Struthio camelus massaicus
Height: Males up to 8 feet. Females are somewhat shorter. Weight: Up to 160 pounds. The ostrich is the largest living bird, and also the heaviest. The head is small in relation to the size of the bird, but its huge eyes, protected by long, black eyelashes, are the largest of any terrestrial vertebrate, with a diameter of 2 inches. The feathers are unusual in that the barbs are loose, due to the absence of hooks on the barbules, and the plumage is soft and smooth. They are unable to water-proof their feathers, which tend to become sodden in rain.
There are only two toes, the inner of which is thick and strong. This is an adaptation for running, and helps make the ostrich the fastest runner in the bird world. It also has great stamina, and can keep up a speed of 31 miles per hour for over 30 minutes. They use the wings for balance at high speeds.

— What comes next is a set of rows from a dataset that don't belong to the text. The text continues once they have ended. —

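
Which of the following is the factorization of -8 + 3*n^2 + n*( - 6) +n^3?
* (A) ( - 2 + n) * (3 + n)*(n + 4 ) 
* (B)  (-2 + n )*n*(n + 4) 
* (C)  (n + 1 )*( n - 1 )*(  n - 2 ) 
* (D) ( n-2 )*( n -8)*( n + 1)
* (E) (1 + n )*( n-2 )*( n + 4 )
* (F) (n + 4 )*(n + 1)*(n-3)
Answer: E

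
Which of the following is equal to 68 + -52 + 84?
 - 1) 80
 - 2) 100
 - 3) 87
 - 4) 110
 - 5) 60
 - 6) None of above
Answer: 2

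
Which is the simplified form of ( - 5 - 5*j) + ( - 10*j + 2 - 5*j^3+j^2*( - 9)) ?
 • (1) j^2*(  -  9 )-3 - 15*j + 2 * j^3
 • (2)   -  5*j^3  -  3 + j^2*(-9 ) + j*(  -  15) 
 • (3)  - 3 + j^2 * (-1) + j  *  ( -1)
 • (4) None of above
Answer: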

The male is mostly black, but the wings and tail are nearly pure white. The female is much more drab. Her body feathers are brown with pale fringes, with the wings and tail a dirty white. Juvenile plumage is similar to the female’s. During the breeding season the pink of the male’s neck becomes much brighter.
Class: Bird (Aves)
Range: Southern Kenya - Tanzania
Habitat: Open, semi-arid plains, from desert to savanna; also open woodland. Does not require standing water.
Lifespan: 30 to 40 years
Wild Diet: Small animals, fruit, grass, vegetation
Zoo Diet: Dry dog food, scratch grain, gamebird chow, trout chow, turkey growena, calf manna, ground meat, lettuce, grit and oyster shell, sweet feed (oats, molasses, etc.)
Ostriches are diurnal, the daily activity beginning shortly after sunrise and ending soon after sunset. They may cover great distances searching for food. At night they roost at regular communal sites. Individuals of a group are always within sight and hearing of each other, but may be varying distances apart. They squat with the necks raised most of the night, although the eyes are closed. The ostrich is gregarious, and this may have evolved as a defense strategy. They form groups of up to 100 birds. Each group has its own sites for feeding, roosting and dust-bathing, and tends to avoid contact with other groups. There is a pecking order with dominant males and females, which are copied in their activities by other members of the group. There are frequent social interactions between individuals, and sometimes short fights. They are polygamous, each cock having a harem of 3 to 5 hens. The hens lay in a common nest scraped out of the ground, and together lay up to 30 eggs.
Shell of the ostrich egg (one-sixteenth of an inch in thickness) is so strong that a man may walk, even stomp, upon the clutch, and cause no harm. An ostrich egg equals about 24 hen eggs but is only 1.5 % of the females weight. For the Egyptian Vulture, the contents of an ostrich egg are a delectable challenge; the vulture has learned to throw stones at the egg until it cracks. A female can lay up to eight eggs, each weighing two to three pounds.
Gestation: 42 to 46 days
Litter: Clutch Size: 2-11 yellowish eggs, approximately 5 inches
Conservation Status: Least Concern
- The popular belief that ostriches bury their heads in the sand when in danger is erroneous, and has never been recorded. When no other form of escape is evident, a bird may sit down with the head and neck stretched out on the ground in front of it in the hope of being overlooked by its pursuer.
- An ostrich can only kick forward. It uses its powerful legs to run away from or to cut open a predator in self-defense.
- The Genus name, Struthio, is Latin, meaning 'an ostrich.' The species name, camelus, is Latin for 'a camel': 'a camel-like ostrich.' It is a suitable name for this fast-running bird. The sub-species name refers to the Masai natives of southern Africa.